In [1]:

    
# create entry points to spark
try:
    sc.stop()
except:
    pass
from pyspark import SparkContext, SparkConf
from pyspark.sql import SparkSession
sc=SparkContext()
spark = SparkSession(sparkContext=sc)

Aggregate functions

Two aggregate functions:

aggregate()
aggregateByKey()

`aggregate(zeroValue, seqOp, combOp)`

zeroValue is like a data container. Its structure should match with the data structure of the returned values from the seqOp function.
seqOp is a function that takes two arguments: the first argument is the zeroValue and the second argument is an element from the RDD. The zeroValue gets updated with the returned value after every run.
combOp is a function that takes two arguments: the first argument is the final zeroValue from one partition and the other is another final zeroValue from another partition.

The code below calculates the total sum of squares for mpg and disp in data set mtcars.

Step 1: get some data.



In [2]:

    
mtcars_df = spark.read.csv('../../data/mtcars.csv', inferSchema=True, header=True).select(['mpg', 'disp'])
mtcars_df.take(5)









    Out[2]:





[Row(mpg=21.0, disp=160.0),
 Row(mpg=21.0, disp=160.0),
 Row(mpg=22.8, disp=108.0),
 Row(mpg=21.4, disp=258.0),
 Row(mpg=18.7, disp=360.0)]

Step 2: calculate averages of mgp and disp



In [3]:

    
mpg_mean = mtcars_df.select('mpg').rdd.map(lambda x: x[0]).mean()
disp_mean = mtcars_df.select('disp').rdd.map(lambda x: x[0]).mean()
print('mpg mean = ', mpg_mean, '; ' 
      'disp mean = ', disp_mean)









    



mpg mean =  20.090625000000003 ; disp mean =  230.721875

Step 3: build zeroValue, seqOp and combOp

We are calculating two TSS. We create a tuple to store two values.



In [4]:

    
zeroValue = (0, 0)

The z below refers to zeroValue.
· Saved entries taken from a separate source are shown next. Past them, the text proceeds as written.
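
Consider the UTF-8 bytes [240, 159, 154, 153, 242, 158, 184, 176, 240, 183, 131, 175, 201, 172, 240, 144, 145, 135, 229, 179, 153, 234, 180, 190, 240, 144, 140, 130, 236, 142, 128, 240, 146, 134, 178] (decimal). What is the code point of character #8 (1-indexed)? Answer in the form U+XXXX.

U+10302

Offset 0: leading byte 0xF0 = 11110000 → 4-byte char #1 = F0 9F 9A 99.
Offset 4: leading byte 0xF2 = 11110010 → 4-byte char #2 = F2 9E B8 B0.
Offset 8: leading byte 0xF0 = 11110000 → 4-byte char #3 = F0 B7 83 AF.
Offset 12: leading byte 0xC9 = 11001001 → 2-byte char #4 = C9 AC.
Offset 14: leading byte 0xF0 = 11110000 → 4-byte char #5 = F0 90 91 87.
Offset 18: leading byte 0xE5 = 11100101 → 3-byte char #6 = E5 B3 99.
Offset 21: leading byte 0xEA = 11101010 → 3-byte char #7 = EA B4 BE.
Offset 24: leading byte 0xF0 = 11110000 → 4-byte char #8 = F0 90 8C 82.
Leading byte 0xF0 = 11110000 matches 11110xxx → 4-byte sequence.
Byte 1: 0xF0 = 11110000, payload 000 (3 bits).
Byte 2: 0x90 = 10010000 (10xxxxxx ✓), payload 010000.
Byte 3: 0x8C = 10001100 (10xxxxxx ✓), payload 001100.
Byte 4: 0x82 = 10000010 (10xxxxxx ✓), payload 000010.
Concatenate: 000010000001100000010 = 0x10302 (21 bits → U+10302).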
Its values get updated after every run. The x refers to an element in an RDD partition. In this case, both z and x have two values.



In [5]:

    
seqOp = lambda z, x: (z[0] + (x[0] - mpg_mean)**2, z[1] + (x[1] - disp_mean)**2)
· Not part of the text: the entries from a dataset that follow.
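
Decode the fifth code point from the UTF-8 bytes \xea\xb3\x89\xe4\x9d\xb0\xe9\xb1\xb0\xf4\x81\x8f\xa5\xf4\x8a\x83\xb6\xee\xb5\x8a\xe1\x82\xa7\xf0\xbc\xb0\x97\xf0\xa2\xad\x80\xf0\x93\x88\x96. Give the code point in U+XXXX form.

Offset 0: leading byte 0xEA = 11101010 → 3-byte char #1 = EA B3 89.
Offset 3: leading byte 0xE4 = 11100100 → 3-byte char #2 = E4 9D B0.
Offset 6: leading byte 0xE9 = 11101001 → 3-byte char #3 = E9 B1 B0.
Offset 9: leading byte 0xF4 = 11110100 → 4-byte char #4 = F4 81 8F A5.
Offset 13: leading byte 0xF4 = 11110100 → 4-byte char #5 = F4 8A 83 B6.
Leading byte 0xF4 = 11110100 matches 11110xxx → 4-byte sequence.
Byte 1: 0xF4 = 11110100, payload 100 (3 bits).
Byte 2: 0x8A = 10001010 (10xxxxxx ✓), payload 001010.
Byte 3: 0x83 = 10000011 (10xxxxxx ✓), payload 000011.
Byte 4: 0xB6 = 10110110 (10xxxxxx ✓), payload 110110.
Concatenate: 100001010000011110110 = 0x10A0F6 (21 bits → U+10A0F6).

U+10A0F6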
The combOp function simply aggrate all zeroValues into one.



In [6]:

    
combOp = lambda px, py: ( px[0] + py[0], px[1] + py[1] )

Implement aggregate() function.

mtcars_df.rdd.aggregate(zeroValue, seqOp, combOp)
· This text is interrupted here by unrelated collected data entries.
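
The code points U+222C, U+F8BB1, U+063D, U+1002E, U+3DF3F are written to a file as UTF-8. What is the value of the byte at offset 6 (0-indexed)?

U+222C → 3-byte form E2 88 AC at offsets 0–2.
U+F8BB1 → 4-byte form F3 B8 AE B1 at offsets 3–6.
Offset 6 falls in char 2's range; it's byte 4 of F3 B8 AE B1 = 0xB1.

0xB1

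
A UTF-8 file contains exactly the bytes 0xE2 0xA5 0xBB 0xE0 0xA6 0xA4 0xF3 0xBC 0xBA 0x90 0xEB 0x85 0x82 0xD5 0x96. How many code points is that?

5

Byte at offset 0: 0xE2 = 11100010 → 3-byte char (#1). Advance 3.
Byte at offset 3: 0xE0 = 11100000 → 3-byte char (#2). Advance 3.
Byte at offset 6: 0xF3 = 11110011 → 4-byte char (#3). Advance 4.
Byte at offset 10: 0xEB = 11101011 → 3-byte char (#4). Advance 3.
Byte at offset 13: 0xD5 = 11010101 → 2-byte char (#5). Advance 2.
Reached end at offset 15 after 5 code points.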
`aggregateByKey(zeroValue, seqOp, combOp)`

This function does similar things as aggregate(). The aggregate() aggregate all results to the very end, but aggregateByKey() merge results by key.

Import data



In [2]:

    
iris_rdd = sc.textFile('../../data/iris.csv', use_unicode=True)
iris_rdd.take(2)









    Out[2]:





['sepal_length,sepal_width,petal_length,petal_width,species',
 '5.1,3.5,1.4,0.2,setosa']

Transform data to a tuple RDD



In [3]:

    
iris_rdd_2 = iris_rdd.map(lambda x: x.split(',')).\
    filter(lambda x: x[0] != 'sepal_length').\
    map(lambda x: (x[-1], [*map(float, x[:-1])]))
iris_rdd_2.take(5)









    Out[3]:





[('setosa', [5.1, 3.5, 1.4, 0.2]),
 ('setosa', [4.9, 3.0, 1.4, 0.2]),
 ('setosa', [4.7, 3.2, 1.3, 0.2]),
 ('setosa', [4.6, 3.1, 1.5, 0.2]),
 ('setosa', [5.0, 3.6, 1.4, 0.2])]

Define initial values, seqOp and combOp



In [4]:

    
zero_value = (0, 0)
seqOp = (lambda x, y: (x[0] + (y[0])**2, x[1] + (y[1])**2))
combOp = (lambda x, y: (x[0] + y[0], x[1] + y[1]))

Implement `aggregateByKey()`



In [5]:

    
iris_rdd_2.aggregateByKey(zero_value, seqOp, combOp).collect()









    Out[5]:





[('setosa', (1259.0899999999997, 591.2500000000002)),
 ('versicolor', (1774.8600000000001, 388.47)),
 ('virginica', (2189.9000000000005, 447.33))]



In [ ]: